If you are at all familiar with the haka, it is probably because you have seen the New Zealand rugby team, the All Blacks. They perform their haka before every game and this leads most people to assume that all haka are war haka and it is true they are so energetic, exuberant, and full of stamping of the feet and slapping of hands against the body, full of facial contortions, eye rolling,and eye popping grimaces, the poking out of the tongue and tongue wagging, so full of grunts and groans and loud cries that all of them do seem martial.
The haka that the boys performed for us and the other guests of the lodge was indeed violent, war-like, blood-curdling, exhilarating. In spite of the fact that the boy golfers were dressed up in their black trousers and dark blue blazers with the school insignia over the breast pocket, and their red and blue and green striped school ties. Hair neatly combed or carefully messed up in today’s style.
It was amazing, and a little frightening to see these elegant, civilized, polite gentlemen suddenly turn into creatures of war, right before our eyes in the fine Dining Room of the Great Lodge.

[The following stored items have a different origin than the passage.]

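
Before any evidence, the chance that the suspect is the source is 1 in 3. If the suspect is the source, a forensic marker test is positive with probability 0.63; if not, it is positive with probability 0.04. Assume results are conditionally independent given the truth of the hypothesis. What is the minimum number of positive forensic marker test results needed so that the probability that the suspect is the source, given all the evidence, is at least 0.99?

2

Prior odds = (1/3)/(2/3) = 0.5.
Likelihood ratio of a positive = 0.63/0.04 = 15.75.
Target odds: 0.99 ÷ 0.01 = 99.
Need 0.5 × 15.75ⁿ ≥ 99, i.e. 15.75ⁿ ≥ 198.
15.75¹ = 15.75 falls short of 198 but 15.75² = 248.0625 reaches it, so n = 2.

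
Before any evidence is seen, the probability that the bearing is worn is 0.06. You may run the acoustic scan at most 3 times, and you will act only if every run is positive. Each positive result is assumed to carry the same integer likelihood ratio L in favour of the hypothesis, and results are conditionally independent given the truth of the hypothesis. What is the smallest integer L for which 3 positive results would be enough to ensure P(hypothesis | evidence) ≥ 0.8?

4

Prior odds = 0.06/0.94 = 3/47.
Target odds = 0.8/0.2 = 4.
Need L³ ≥ 4 ÷ (3/47) = 188/3.
3³ = 27 < 188/3 ≤ 64 = 4³, so L = 4.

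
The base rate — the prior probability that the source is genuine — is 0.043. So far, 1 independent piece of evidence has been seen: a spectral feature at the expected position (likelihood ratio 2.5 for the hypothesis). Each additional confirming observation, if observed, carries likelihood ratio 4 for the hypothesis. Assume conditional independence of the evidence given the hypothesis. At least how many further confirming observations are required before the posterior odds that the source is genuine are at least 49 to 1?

5

Prior odds = 0.043/0.957 = 43/957.
Bayes factor of the evidence already in hand = 2.5.
Odds after that evidence = (43/957) × 2.5 = 215/1914.
Target odds = 49.
Need 4ⁿ ≥ 49 ÷ (215/1914) = 93786/215.
4⁴ = 256 falls short of 93786/215 but 4⁵ = 1024 reaches it, so n = 5.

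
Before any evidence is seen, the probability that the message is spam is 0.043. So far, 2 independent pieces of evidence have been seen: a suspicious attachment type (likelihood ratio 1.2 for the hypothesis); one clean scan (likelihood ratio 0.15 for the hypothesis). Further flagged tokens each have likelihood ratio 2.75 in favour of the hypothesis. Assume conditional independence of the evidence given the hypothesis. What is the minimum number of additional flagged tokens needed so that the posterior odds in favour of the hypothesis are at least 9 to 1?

7

Prior odds = 0.043/0.957 = 43/957.
Combined Bayes factor of the evidence already in hand = 1.2 × 0.15 = 0.18.
Odds after that evidence = (43/957) × 0.18 = 129/15950.
Target odds = 9.
Need 2.75ⁿ ≥ 9 ÷ (129/15950) = 47850/43.
2.75⁶ = 1771561/4096 falls short of 47850/43 but 2.75⁷ = 19487171/16384 reaches it, so n = 7.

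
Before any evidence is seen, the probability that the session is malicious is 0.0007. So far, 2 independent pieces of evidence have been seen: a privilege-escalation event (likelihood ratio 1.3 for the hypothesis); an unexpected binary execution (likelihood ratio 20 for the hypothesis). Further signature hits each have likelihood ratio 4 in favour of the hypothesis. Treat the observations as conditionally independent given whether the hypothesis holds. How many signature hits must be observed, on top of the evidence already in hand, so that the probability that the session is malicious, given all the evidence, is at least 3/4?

4

Prior odds = 0.0007/0.9993 = 7/9993.
Combined Bayes factor of the evidence already in hand = 1.3 × 20 = 26.
Odds after that evidence = (7/9993) × 26 = 182/9993.
Target odds = 0.75/0.25 = 3.
Need 4ⁿ ≥ 3 ÷ (182/9993) = 29979/182.
4³ = 64 falls short of 29979/182 but 4⁴ = 256 reaches it, so n = 4.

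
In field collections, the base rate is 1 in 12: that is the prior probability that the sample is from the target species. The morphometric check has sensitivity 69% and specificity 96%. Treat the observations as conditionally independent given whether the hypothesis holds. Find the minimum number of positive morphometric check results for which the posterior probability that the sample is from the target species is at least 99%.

Prior odds: (1/12) ÷ (11/12) = 1/11.
False-positive rate = 1 − 0.96 = 0.04; likelihood ratio of a positive = 0.69/0.04 = 17.25.
Target odds: 0.99 ÷ 0.01 = 99.
Require 17.25ⁿ ≥ 99 ÷ (1/11) = 1089.
17.25² = 297.5625 falls short of 1089 but 17.25³ = 5132.953125 reaches it, so n = 3.

3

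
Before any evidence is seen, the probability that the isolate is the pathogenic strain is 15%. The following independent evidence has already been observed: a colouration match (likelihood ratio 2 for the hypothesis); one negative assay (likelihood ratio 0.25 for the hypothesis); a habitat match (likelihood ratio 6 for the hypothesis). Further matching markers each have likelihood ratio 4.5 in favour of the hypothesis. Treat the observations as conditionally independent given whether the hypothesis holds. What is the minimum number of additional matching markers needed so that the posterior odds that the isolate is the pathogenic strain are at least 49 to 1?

4

Prior odds = 0.15/0.85 = 3/17.
Combined Bayes factor of the evidence already in hand = 2 × 0.25 × 6 = 3.
Odds after that evidence = (3/17) × 3 = 9/17.
Target odds = 49.
Need 4.5ⁿ ≥ 49 ÷ (9/17) = 833/9.
4.5³ = 91.125 falls short of 833/9 but 4.5⁴ = 410.0625 reaches it, so n = 4.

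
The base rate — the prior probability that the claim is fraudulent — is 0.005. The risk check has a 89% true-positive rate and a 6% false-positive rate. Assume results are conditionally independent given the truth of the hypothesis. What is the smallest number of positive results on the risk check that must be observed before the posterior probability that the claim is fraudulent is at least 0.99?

Prior odds = 0.005/0.995 = 1/199.
Likelihood ratio of a positive result = 0.89/0.06 = 89/6.
Target odds: 0.99 ÷ 0.01 = 99.
Require (89/6)ⁿ ≥ 99 ÷ (1/199) = 19701.
(89/6)³ = 704969/216 falls short of 19701 but (89/6)⁴ = 62742241/1296 reaches it, so n = 4.

4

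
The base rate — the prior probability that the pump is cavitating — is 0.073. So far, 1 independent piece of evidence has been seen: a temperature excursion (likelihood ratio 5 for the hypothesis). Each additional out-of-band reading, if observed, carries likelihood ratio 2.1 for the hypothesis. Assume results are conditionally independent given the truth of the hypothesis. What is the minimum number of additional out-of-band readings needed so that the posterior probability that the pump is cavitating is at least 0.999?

Prior odds = 0.073/0.927 = 73/927.
Bayes factor of the evidence already in hand = 5.
Odds after that evidence = (73/927) × 5 = 365/927.
Target odds = 0.999/0.001 = 999.
Need 2.1ⁿ ≥ 999 ÷ (365/927) = 926073/365.
2.1¹⁰ ≈1667.99 falls short of 926073/365 but 2.1¹¹ ≈3502.78 reaches it, so n = 11.

11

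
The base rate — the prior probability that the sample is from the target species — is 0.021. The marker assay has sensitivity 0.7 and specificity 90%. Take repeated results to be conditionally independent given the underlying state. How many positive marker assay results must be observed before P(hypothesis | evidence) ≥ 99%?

Prior odds: 0.021 ÷ 0.979 = 21/979.
False-positive rate = 1 − 0.9 = 0.1; likelihood ratio of a positive = 0.7/0.1 = 7.
Target odds: 0.99 ÷ 0.01 = 99.
Need (21/979) × 7ⁿ ≥ 99, i.e. 7ⁿ ≥ 32307/7.
7⁴ = 2401 falls short of 32307/7 but 7⁵ = 16807 reaches it, so n = 5.

5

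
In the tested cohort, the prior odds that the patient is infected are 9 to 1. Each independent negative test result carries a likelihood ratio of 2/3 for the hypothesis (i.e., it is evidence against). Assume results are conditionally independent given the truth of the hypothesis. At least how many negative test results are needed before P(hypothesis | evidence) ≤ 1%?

17

Prior odds = 9.
Likelihood ratio per negative test result = 2/3.
Target posterior odds = 0.01/0.99 = 1/99.
Need 9 × (2/3)ⁿ ≤ 1/99, i.e. (2/3)ⁿ ≤ 1/891.
(2/3)¹⁶ = 65536/43046721 is still above 1/891 but (2/3)¹⁷ = 131072/129140163 is at or below it, so n = 17.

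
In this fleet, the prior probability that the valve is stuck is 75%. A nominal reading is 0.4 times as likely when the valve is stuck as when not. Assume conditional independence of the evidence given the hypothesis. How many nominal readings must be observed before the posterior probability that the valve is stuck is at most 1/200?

Prior odds: 0.75 ÷ 0.25 = 3.
Likelihood ratio per nominal reading = 0.4.
Target odds: 0.005 ÷ 0.995 = 1/199.
Need 3 × 0.4ⁿ ≤ 1/199, i.e. 0.4ⁿ ≤ 1/597.
0.4⁶ = 64/15625 is still above 1/597 but 0.4⁷ = 128/78125 is at or below it, so n = 7.

7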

The entire haka, of course, is done in Te Reo, The Language.
Māori, that is:
Ko te aitanga o…
Raukura I te rangi e. I A HAHA!
Ka tut e ihi, ka tut e wana
Ka whao te puha o taku tupuna
Ki roto I ahau, e tu ake nei. I A HAHA!
E air a te titiro
Ki nga marae tapu
E takoto nei. I AI HAHA!
Ka tu mai te toa
Ka hupeke ki runga
Kit e whenua e. I AI HAHA!
Whiua ki runga
Whiua ki raro
[My strong attachment to Raukura
Moves me beyond the skies.
My fierce inner power soars as I feel the presence of my ancestors
I remember the many sacred marae that we are all part of
And the warrior in me is aroused.
I stamp my mark upon this ground
Cast it to Rangi
Cast it to Papatuanuku.]
**Raukura is an albatross feather, worn by people of rank as a symbol of leadership, pride and inner strength, a sign of mana, the stuff of which magic is formed and of which souls are made.
**A marae is a sacred place that served religious and social purposes in Polynesia. In New Zealand, the marae is still a vital part of Māori life, a place where the culture is celebrated, the Language is spoken, where tribal and intertribal obligations are met, a place where visitors are welcomed and the dead are farewelled.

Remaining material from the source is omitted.